Nowadays the internationalization of the Evangelical movement means that racism does not have a chance, says Schirrmacher. “In my Evangelical environment, from the time I was small, there were Indonesians, Kenyans and Latin Americans whom I got to know as role models, so racism was obsolete before I got to know about it on the school playground. Additionally, the World Evangelical Alliance has repeatedly and clearly taken a position against all forms of racism,” says Schirrmacher. “As far as the present is concerned, I really would not know where racism could be expected to find a home in Evangelical churches. For a long time now we have been used to reading books from all over the world, taking the foremost spiritual leaders from all cultures as role models and welcoming people of all cultures and ethnic groups. Since the majority of the Evangelical movement stems from Asia, Africa, and Latin America, they set the tone in many committees.”

And what about North America, we ask the German professor of the sociology of religion? “The Evangelical movement in the USA”, he say, “is often criticized for having right-wing leanings. But at the same time a lot of people forget that there are not only ‘white’ Evangelicals. Rather, a lot of African-Americans, Latinos, and Asians are Evangelicals. Unfortunately, in the USA there is a broad right-wing spectrum that says America is white, English-speaking, and Christian. That has little to do with Christian churches.”

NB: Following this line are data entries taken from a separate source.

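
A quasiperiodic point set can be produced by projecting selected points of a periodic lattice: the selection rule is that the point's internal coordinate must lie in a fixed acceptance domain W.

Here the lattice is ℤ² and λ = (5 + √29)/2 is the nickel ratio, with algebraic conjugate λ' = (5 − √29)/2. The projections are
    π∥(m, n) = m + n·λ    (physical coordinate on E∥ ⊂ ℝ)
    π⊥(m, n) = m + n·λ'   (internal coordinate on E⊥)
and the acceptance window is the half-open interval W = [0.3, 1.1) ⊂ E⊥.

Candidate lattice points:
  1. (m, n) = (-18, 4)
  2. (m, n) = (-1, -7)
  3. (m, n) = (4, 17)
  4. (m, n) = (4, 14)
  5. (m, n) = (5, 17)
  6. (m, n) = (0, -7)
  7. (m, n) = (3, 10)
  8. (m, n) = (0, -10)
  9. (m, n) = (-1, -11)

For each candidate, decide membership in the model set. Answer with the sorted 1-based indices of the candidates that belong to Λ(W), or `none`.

Compute λ' = (5−√29)/2 = -0.192582, so π⊥(m,n) = m -0.192582·n.
#1 (-18,4): internal coord -18 + (4)·λ' = -18.770330; -18.770330 ∉ [0.3, 1.1) → out
#2 (-1,-7): internal coord -1 + (-7)·λ' = +0.348077; +0.348077 ∈ [0.3, 1.1) → IN Λ
#3 (4,17): internal coord 4 + (17)·λ' = +0.726099; +0.726099 ∈ [0.3, 1.1) → IN Λ
#4 (4,14): internal coord 4 + (14)·λ' = +1.303846; +1.303846 ∉ [0.3, 1.1) → out
#5 (5,17): internal coord 5 + (17)·λ' = +1.726099; +1.726099 ∉ [0.3, 1.1) → out
#6 (0,-7): internal coord 0 + (-7)·λ' = +1.348077; +1.348077 ∉ [0.3, 1.1) → out
#7 (3,10): internal coord 3 + (10)·λ' = +1.074176; +1.074176 ∈ [0.3, 1.1) → IN Λ
#8 (0,-10): internal coord 0 + (-10)·λ' = +1.925824; +1.925824 ∉ [0.3, 1.1) → out
#9 (-1,-11): internal coord -1 + (-11)·λ' = +1.118406; +1.118406 ∉ [0.3, 1.1) → out

2, 3, 7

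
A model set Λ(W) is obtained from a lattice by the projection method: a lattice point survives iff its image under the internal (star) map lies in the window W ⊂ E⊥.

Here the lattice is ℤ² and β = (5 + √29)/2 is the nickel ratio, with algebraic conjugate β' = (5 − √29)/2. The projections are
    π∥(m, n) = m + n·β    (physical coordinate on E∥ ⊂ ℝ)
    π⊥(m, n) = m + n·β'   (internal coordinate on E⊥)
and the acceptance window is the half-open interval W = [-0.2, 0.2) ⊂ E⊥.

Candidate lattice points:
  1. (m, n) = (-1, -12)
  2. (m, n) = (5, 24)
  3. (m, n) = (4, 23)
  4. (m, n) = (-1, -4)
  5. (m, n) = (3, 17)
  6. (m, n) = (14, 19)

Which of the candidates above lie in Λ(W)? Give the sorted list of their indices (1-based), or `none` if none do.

none

Compute β' = (5−√29)/2 = -0.1926, so π⊥(m,n) = m -0.1926·n.
#1 (-1,-12): internal coord -1 + (-12)·β' = +1.3110; +1.3110 ∉ [-0.2, 0.2) → out
#2 (5,24): internal coord 5 + (24)·β' = +0.3780; +0.3780 ∉ [-0.2, 0.2) → out
#3 (4,23): internal coord 4 + (23)·β' = -0.4294; -0.4294 ∉ [-0.2, 0.2) → out
#4 (-1,-4): internal coord -1 + (-4)·β' = -0.2297; -0.2297 ∉ [-0.2, 0.2) → out
#5 (3,17): internal coord 3 + (17)·β' = -0.2739; -0.2739 ∉ [-0.2, 0.2) → out
#6 (14,19): internal coord 14 + (19)·β' = +10.3409; +10.3409 ∉ [-0.2, 0.2) → out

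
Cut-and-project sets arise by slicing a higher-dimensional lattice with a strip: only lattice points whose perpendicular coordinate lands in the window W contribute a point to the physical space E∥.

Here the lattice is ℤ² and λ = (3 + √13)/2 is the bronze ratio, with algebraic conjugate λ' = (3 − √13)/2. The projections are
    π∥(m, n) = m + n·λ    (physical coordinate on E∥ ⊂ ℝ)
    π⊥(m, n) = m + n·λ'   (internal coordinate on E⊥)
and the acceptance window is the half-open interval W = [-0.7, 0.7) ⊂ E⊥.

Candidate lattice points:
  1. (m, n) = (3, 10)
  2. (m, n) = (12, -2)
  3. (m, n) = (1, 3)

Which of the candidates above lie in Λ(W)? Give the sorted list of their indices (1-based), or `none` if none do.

1, 3

Compute λ' = (3−√13)/2 = -0.3028, so π⊥(m,n) = m -0.3028·n.
#1 (3,10): internal coord 3 + (10)·λ' = -0.0278; -0.0278 ∈ [-0.7, 0.7) → IN Λ
#2 (12,-2): internal coord 12 + (-2)·λ' = +12.6056; +12.6056 ∉ [-0.7, 0.7) → out
#3 (1,3): internal coord 1 + (3)·λ' = +0.0917; +0.0917 ∈ [-0.7, 0.7) → IN Λ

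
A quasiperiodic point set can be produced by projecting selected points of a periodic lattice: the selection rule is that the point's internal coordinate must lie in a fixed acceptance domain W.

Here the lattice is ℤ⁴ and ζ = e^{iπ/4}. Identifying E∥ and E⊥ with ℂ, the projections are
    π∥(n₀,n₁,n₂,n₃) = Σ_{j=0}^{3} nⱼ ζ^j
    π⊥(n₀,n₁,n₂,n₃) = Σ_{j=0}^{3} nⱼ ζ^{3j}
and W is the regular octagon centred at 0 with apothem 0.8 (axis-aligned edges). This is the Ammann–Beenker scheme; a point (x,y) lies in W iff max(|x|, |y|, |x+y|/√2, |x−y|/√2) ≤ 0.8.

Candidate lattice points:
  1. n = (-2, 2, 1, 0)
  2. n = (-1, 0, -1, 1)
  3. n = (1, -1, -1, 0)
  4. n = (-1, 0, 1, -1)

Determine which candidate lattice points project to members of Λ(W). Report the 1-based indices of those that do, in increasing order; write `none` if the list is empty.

none

π⊥(n) = n₀ + n₁ζ³ + n₂ζ⁶ + n₃ζ⁹ where ζ = e^{iπ/4}.
candidate 1: n = (-2, 2, 1, 0) → π⊥ ≈ (-3.41421, +0.41421); max(|x|,|y|,|x±y|/√2) = 3.41421 > 0.8 ⇒ ∉ W
candidate 2: n = (-1, 0, -1, 1) → π⊥ ≈ (-0.29289, +1.70711); max(|x|,|y|,|x±y|/√2) = 1.70711 > 0.8 ⇒ ∉ W
candidate 3: n = (1, -1, -1, 0) → π⊥ ≈ (+1.70711, +0.29289); max(|x|,|y|,|x±y|/√2) = 1.70711 > 0.8 ⇒ ∉ W
candidate 4: n = (-1, 0, 1, -1) → π⊥ ≈ (-1.70711, -1.70711); max(|x|,|y|,|x±y|/√2) = 2.41421 > 0.8 ⇒ ∉ W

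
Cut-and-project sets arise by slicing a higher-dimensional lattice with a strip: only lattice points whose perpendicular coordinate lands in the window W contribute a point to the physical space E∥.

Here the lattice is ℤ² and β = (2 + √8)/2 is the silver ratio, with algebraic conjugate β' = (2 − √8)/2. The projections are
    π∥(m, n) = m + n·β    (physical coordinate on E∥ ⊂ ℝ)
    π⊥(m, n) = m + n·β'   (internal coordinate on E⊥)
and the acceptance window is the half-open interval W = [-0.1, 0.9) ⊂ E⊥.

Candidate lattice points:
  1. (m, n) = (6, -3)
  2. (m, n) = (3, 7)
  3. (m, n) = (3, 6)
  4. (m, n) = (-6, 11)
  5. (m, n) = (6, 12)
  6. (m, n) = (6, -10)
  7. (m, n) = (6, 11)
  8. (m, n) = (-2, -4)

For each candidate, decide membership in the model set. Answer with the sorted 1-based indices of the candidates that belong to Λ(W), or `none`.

Compute β' = (2−√8)/2 = -0.414214, so π⊥(m,n) = m -0.414214·n.
candidate 1: (m,n)=(6,-3) → π∥ = 6-3·β ≈ -1.242641, π⊥ = 6-3·β' ≈ 7.242641 ∉ [-0.1, 0.9) ⇒ out
candidate 2: (m,n)=(3,7) → π∥ = 3+7·β ≈ 19.899495, π⊥ = 3+7·β' ≈ 0.100505 ∈ [-0.1, 0.9) ⇒ IN Λ
candidate 3: (m,n)=(3,6) → π∥ = 3+6·β ≈ 17.485281, π⊥ = 3+6·β' ≈ 0.514719 ∈ [-0.1, 0.9) ⇒ IN Λ
candidate 4: (m,n)=(-6,11) → π∥ = -6+11·β ≈ 20.556349, π⊥ = -6+11·β' ≈ -10.556349 ∉ [-0.1, 0.9) ⇒ out
candidate 5: (m,n)=(6,12) → π∥ = 6+12·β ≈ 34.970563, π⊥ = 6+12·β' ≈ 1.029437 ∉ [-0.1, 0.9) ⇒ out
candidate 6: (m,n)=(6,-10) → π∥ = 6-10·β ≈ -18.142136, π⊥ = 6-10·β' ≈ 10.142136 ∉ [-0.1, 0.9) ⇒ out
candidate 7: (m,n)=(6,11) → π∥ = 6+11·β ≈ 32.556349, π⊥ = 6+11·β' ≈ 1.443651 ∉ [-0.1, 0.9) ⇒ out
candidate 8: (m,n)=(-2,-4) → π∥ = -2-4·β ≈ -11.656854, π⊥ = -2-4·β' ≈ -0.343146 ∉ [-0.1, 0.9) ⇒ out

2, 3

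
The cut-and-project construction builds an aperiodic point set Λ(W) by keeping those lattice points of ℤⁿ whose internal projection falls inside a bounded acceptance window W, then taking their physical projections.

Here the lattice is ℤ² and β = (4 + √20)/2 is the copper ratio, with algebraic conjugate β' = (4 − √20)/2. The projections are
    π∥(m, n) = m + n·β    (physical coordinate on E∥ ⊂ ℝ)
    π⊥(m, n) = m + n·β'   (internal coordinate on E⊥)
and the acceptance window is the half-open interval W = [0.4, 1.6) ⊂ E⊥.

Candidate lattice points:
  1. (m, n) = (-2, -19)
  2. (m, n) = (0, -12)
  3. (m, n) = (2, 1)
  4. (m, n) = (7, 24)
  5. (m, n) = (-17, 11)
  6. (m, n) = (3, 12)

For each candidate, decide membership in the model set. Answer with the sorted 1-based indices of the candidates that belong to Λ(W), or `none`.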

Schirrmacher primarily wrote his book in order to provide enlightenment about racism. This is something that is still important to do today. “First of all, racism is such a seriously mistaken position that there simply cannot be enough written against it. However, you would really be astonished at how few books in the German book market there are on racism. And most of them are very technical, very specialized, and hardly understandable for the man on the street.”

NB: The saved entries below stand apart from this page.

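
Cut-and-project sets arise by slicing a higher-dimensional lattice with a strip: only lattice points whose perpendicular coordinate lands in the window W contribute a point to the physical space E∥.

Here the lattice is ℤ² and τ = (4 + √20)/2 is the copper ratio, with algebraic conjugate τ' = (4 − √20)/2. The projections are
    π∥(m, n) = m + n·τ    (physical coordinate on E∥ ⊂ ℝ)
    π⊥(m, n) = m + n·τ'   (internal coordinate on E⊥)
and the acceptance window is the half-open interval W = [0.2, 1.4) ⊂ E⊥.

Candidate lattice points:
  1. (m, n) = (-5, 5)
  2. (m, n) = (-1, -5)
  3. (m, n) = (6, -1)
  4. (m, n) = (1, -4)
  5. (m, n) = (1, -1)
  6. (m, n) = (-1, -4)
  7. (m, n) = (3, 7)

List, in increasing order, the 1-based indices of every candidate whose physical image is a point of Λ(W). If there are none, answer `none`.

5, 7

τ' = (4−√20)/2 ≈ -0.23607.
#1 (-5,5): internal coord -5 + (5)·τ' = -6.18034; -6.18034 ∉ [0.2, 1.4) → out
#2 (-1,-5): internal coord -1 + (-5)·τ' = +0.18034; +0.18034 ∉ [0.2, 1.4) → out
#3 (6,-1): internal coord 6 + (-1)·τ' = +6.23607; +6.23607 ∉ [0.2, 1.4) → out
#4 (1,-4): internal coord 1 + (-4)·τ' = +1.94427; +1.94427 ∉ [0.2, 1.4) → out
#5 (1,-1): internal coord 1 + (-1)·τ' = +1.23607; +1.23607 ∈ [0.2, 1.4) → IN Λ
#6 (-1,-4): internal coord -1 + (-4)·τ' = -0.05573; -0.05573 ∉ [0.2, 1.4) → out
#7 (3,7): internal coord 3 + (7)·τ' = +1.34752; +1.34752 ∈ [0.2, 1.4) → IN Λ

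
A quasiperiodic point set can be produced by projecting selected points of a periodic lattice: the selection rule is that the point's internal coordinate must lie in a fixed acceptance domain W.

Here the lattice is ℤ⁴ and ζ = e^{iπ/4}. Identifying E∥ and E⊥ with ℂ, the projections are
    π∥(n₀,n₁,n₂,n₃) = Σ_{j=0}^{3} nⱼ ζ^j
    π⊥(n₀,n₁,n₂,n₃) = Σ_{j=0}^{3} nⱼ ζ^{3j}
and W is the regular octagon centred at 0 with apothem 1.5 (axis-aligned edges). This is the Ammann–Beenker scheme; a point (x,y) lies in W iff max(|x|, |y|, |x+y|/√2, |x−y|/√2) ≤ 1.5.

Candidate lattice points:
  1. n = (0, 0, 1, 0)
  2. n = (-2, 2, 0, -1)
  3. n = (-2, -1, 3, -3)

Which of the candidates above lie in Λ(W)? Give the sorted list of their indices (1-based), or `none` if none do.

1

With ζ = e^{iπ/4} the internal vectors are ζ^0,ζ^3,ζ^6,ζ^9.
#1 (0, 0, 1, 0): internal (0.00000, -1.00000); octagon support 1.00000 vs apothem 1.5 → ∈ W
#2 (-2, 2, 0, -1): internal (-4.12132, 0.70711); octagon support 4.12132 vs apothem 1.5 → ∉ W
#3 (-2, -1, 3, -3): internal (-3.41421, -5.82843); octagon support 6.53553 vs apothem 1.5 → ∉ W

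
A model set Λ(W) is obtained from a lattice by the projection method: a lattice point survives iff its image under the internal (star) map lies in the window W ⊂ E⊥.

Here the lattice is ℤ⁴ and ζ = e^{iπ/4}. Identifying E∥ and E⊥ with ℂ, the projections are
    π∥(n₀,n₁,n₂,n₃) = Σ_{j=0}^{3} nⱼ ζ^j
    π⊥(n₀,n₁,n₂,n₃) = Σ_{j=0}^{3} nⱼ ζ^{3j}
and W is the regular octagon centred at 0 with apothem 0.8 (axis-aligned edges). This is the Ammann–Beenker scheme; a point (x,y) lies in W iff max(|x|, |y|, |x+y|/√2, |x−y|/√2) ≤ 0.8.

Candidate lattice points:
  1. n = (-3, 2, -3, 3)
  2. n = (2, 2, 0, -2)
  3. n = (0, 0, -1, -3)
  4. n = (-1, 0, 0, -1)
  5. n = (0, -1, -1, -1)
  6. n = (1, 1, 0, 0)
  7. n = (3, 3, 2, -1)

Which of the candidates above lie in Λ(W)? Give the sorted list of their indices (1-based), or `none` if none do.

With ζ = e^{iπ/4} the internal vectors are ζ^0,ζ^3,ζ^6,ζ^9.
#1 (-3, 2, -3, 3): internal (-2.292893, 6.535534); octagon support 6.535534 vs apothem 0.8 → ∉ W
#2 (2, 2, 0, -2): internal (-0.828427, 0.000000); octagon support 0.828427 vs apothem 0.8 → ∉ W
#3 (0, 0, -1, -3): internal (-2.121320, -1.121320); octagon support 2.292893 vs apothem 0.8 → ∉ W
#4 (-1, 0, 0, -1): internal (-1.707107, -0.707107); octagon support 1.707107 vs apothem 0.8 → ∉ W
#5 (0, -1, -1, -1): internal (0.000000, -0.414214); octagon support 0.414214 vs apothem 0.8 → ∈ W
#6 (1, 1, 0, 0): internal (0.292893, 0.707107); octagon support 0.707107 vs apothem 0.8 → ∈ W
#7 (3, 3, 2, -1): internal (0.171573, -0.585786); octagon support 0.585786 vs apothem 0.8 → ∈ W

5, 6, 7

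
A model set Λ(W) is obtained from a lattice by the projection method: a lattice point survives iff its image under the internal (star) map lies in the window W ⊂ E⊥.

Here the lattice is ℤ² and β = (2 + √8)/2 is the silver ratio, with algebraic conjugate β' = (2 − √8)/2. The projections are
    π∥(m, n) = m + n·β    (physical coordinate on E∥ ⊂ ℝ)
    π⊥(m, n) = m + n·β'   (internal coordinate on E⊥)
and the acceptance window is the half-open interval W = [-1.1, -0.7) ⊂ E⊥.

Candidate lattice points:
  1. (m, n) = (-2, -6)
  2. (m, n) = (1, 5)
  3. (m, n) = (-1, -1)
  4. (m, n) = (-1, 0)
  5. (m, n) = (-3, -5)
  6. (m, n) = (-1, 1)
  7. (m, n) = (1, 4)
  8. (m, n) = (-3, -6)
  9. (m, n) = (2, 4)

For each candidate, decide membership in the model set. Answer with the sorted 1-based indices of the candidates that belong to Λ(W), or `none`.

2, 4, 5

β' = (2−√8)/2 ≈ -0.4142.
candidate 1: (m,n)=(-2,-6) → π∥ = -2-6·β ≈ -16.4853, π⊥ = -2-6·β' ≈ 0.4853 ∉ [-1.1, -0.7) ⇒ out
candidate 2: (m,n)=(1,5) → π∥ = 1+5·β ≈ 13.0711, π⊥ = 1+5·β' ≈ -1.0711 ∈ [-1.1, -0.7) ⇒ IN Λ
candidate 3: (m,n)=(-1,-1) → π∥ = -1-1·β ≈ -3.4142, π⊥ = -1-1·β' ≈ -0.5858 ∉ [-1.1, -0.7) ⇒ out
candidate 4: (m,n)=(-1,0) → π∥ = -1+0·β ≈ -1.0000, π⊥ = -1+0·β' ≈ -1.0000 ∈ [-1.1, -0.7) ⇒ IN Λ
candidate 5: (m,n)=(-3,-5) → π∥ = -3-5·β ≈ -15.0711, π⊥ = -3-5·β' ≈ -0.9289 ∈ [-1.1, -0.7) ⇒ IN Λ
candidate 6: (m,n)=(-1,1) → π∥ = -1+1·β ≈ 1.4142, π⊥ = -1+1·β' ≈ -1.4142 ∉ [-1.1, -0.7) ⇒ out
candidate 7: (m,n)=(1,4) → π∥ = 1+4·β ≈ 10.6569, π⊥ = 1+4·β' ≈ -0.6569 ∉ [-1.1, -0.7) ⇒ out
candidate 8: (m,n)=(-3,-6) → π∥ = -3-6·β ≈ -17.4853, π⊥ = -3-6·β' ≈ -0.5147 ∉ [-1.1, -0.7) ⇒ out
candidate 9: (m,n)=(2,4) → π∥ = 2+4·β ≈ 11.6569, π⊥ = 2+4·β' ≈ 0.3431 ∉ [-1.1, -0.7) ⇒ out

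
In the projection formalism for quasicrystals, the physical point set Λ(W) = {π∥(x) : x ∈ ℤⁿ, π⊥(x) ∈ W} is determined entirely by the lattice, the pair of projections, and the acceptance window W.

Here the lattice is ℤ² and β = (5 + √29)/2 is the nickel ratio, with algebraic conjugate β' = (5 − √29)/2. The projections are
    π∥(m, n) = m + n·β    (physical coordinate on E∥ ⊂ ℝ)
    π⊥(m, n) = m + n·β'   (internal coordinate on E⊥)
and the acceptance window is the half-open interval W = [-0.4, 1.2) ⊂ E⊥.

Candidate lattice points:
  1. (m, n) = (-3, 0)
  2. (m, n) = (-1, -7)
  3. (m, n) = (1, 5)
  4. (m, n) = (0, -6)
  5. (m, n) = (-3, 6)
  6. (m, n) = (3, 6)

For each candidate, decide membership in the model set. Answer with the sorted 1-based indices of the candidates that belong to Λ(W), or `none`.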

Against ‘Blacks,’ Jews and ‘Gypsies’

In his book the theologian writes about three “types of racism that are the most internationally widespread and can be tracked over the course of many centuries.” They are directed against the co-called ‘blacks’ or people with darker skin color, against Jews, and against so-called ‘gypsies,’ which is to say against Sintis and Romanies. Schirrmacher has determined that it is simply nonsense to speak of ‘racist differences.’ If anyone in Central Europe wants to speak of some sort of race that is in any way stable after all the ‘racial mixing’ that took place in the Roman Empire, subsequent migrations, campaigns of conquest from every direction, the invasion of Asian troops on horseback, and immigration from all over the world, then the only explanation is that the wish is father to the thought and the modern nation state would like to have a biological, religious, or other type of fixed anchoring for its citizens. Studies of Y-chromosomes suggest that the people of Europe have no identifiable origin, but that they all go back to repeatedly new waves of immigration from all different directions.

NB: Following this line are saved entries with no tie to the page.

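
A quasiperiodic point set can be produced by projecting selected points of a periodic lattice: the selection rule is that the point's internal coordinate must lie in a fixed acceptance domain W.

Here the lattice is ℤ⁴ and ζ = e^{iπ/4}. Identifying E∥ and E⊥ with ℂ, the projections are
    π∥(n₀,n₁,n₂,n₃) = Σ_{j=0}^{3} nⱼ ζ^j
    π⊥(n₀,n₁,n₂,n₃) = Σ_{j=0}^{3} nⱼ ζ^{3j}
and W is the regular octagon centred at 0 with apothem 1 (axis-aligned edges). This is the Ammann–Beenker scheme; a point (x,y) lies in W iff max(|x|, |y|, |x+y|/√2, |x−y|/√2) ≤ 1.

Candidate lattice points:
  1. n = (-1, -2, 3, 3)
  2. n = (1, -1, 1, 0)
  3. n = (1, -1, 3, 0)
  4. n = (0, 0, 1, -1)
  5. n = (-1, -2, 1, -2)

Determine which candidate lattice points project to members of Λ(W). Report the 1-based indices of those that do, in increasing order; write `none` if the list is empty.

none

With ζ = e^{iπ/4} the internal vectors are ζ^0,ζ^3,ζ^6,ζ^9.
#1 (-1, -2, 3, 3): internal (2.53553, -2.29289); octagon support 3.41421 vs apothem 1 → ∉ W
#2 (1, -1, 1, 0): internal (1.70711, -1.70711); octagon support 2.41421 vs apothem 1 → ∉ W
#3 (1, -1, 3, 0): internal (1.70711, -3.70711); octagon support 3.82843 vs apothem 1 → ∉ W
#4 (0, 0, 1, -1): internal (-0.70711, -1.70711); octagon support 1.70711 vs apothem 1 → ∉ W
#5 (-1, -2, 1, -2): internal (-1.00000, -3.82843); octagon support 3.82843 vs apothem 1 → ∉ W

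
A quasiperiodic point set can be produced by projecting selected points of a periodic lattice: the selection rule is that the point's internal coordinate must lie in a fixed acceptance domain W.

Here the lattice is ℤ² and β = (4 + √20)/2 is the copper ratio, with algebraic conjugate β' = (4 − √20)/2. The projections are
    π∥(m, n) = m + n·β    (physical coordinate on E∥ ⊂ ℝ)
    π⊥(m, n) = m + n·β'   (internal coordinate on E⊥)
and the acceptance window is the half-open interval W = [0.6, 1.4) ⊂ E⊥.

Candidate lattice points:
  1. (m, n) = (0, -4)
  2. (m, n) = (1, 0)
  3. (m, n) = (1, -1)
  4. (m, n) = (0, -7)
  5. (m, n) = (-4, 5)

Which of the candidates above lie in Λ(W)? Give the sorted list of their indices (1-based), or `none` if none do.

β' = (4−√20)/2 ≈ -0.2361.
candidate 1: (m,n)=(0,-4) → π∥ = 0-4·β ≈ -16.9443, π⊥ = 0-4·β' ≈ 0.9443 ∈ [0.6, 1.4) ⇒ IN Λ
candidate 2: (m,n)=(1,0) → π∥ = 1+0·β ≈ 1.0000, π⊥ = 1+0·β' ≈ 1.0000 ∈ [0.6, 1.4) ⇒ IN Λ
candidate 3: (m,n)=(1,-1) → π∥ = 1-1·β ≈ -3.2361, π⊥ = 1-1·β' ≈ 1.2361 ∈ [0.6, 1.4) ⇒ IN Λ
candidate 4: (m,n)=(0,-7) → π∥ = 0-7·β ≈ -29.6525, π⊥ = 0-7·β' ≈ 1.6525 ∉ [0.6, 1.4) ⇒ out
candidate 5: (m,n)=(-4,5) → π∥ = -4+5·β ≈ 17.1803, π⊥ = -4+5·β' ≈ -5.1803 ∉ [0.6, 1.4) ⇒ out

1, 2, 3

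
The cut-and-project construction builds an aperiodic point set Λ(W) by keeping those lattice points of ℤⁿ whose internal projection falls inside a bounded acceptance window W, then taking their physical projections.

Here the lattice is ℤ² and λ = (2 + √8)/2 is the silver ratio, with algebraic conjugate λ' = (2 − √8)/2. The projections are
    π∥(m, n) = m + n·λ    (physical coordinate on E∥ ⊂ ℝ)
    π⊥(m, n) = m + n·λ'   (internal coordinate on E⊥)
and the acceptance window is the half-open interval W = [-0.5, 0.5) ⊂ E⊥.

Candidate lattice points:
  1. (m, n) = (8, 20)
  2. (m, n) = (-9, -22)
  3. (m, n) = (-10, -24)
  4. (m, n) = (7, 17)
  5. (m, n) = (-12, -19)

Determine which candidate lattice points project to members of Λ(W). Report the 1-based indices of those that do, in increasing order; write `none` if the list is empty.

Compute λ' = (2−√8)/2 = -0.4142, so π⊥(m,n) = m -0.4142·n.
#1 (8,20): internal coord 8 + (20)·λ' = -0.2843; -0.2843 ∈ [-0.5, 0.5) → IN Λ
#2 (-9,-22): internal coord -9 + (-22)·λ' = +0.1127; +0.1127 ∈ [-0.5, 0.5) → IN Λ
#3 (-10,-24): internal coord -10 + (-24)·λ' = -0.0589; -0.0589 ∈ [-0.5, 0.5) → IN Λ
#4 (7,17): internal coord 7 + (17)·λ' = -0.0416; -0.0416 ∈ [-0.5, 0.5) → IN Λ
#5 (-12,-19): internal coord -12 + (-19)·λ' = -4.1299; -4.1299 ∉ [-0.5, 0.5) → out

1, 2, 3, 4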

Thomas Schirrmacher is the head of the Martin Bucer Seminary, a Professor for the Sociology of Religion at the State University of Oradea in Romania, and the Director of the World Evangelical Alliance’s International Institute for Religious Freedom. He received his doctorate in 1985 in Ecumenical Theology in the Netherlands, in 1989 in Cultural Anthropology in Los Angeles and in 2007 in Comparative Religious Studies at the University of Bonn. He has released other works relating to the topic at hand, most recently The Multicultural Society and Hitler’s Religion of War.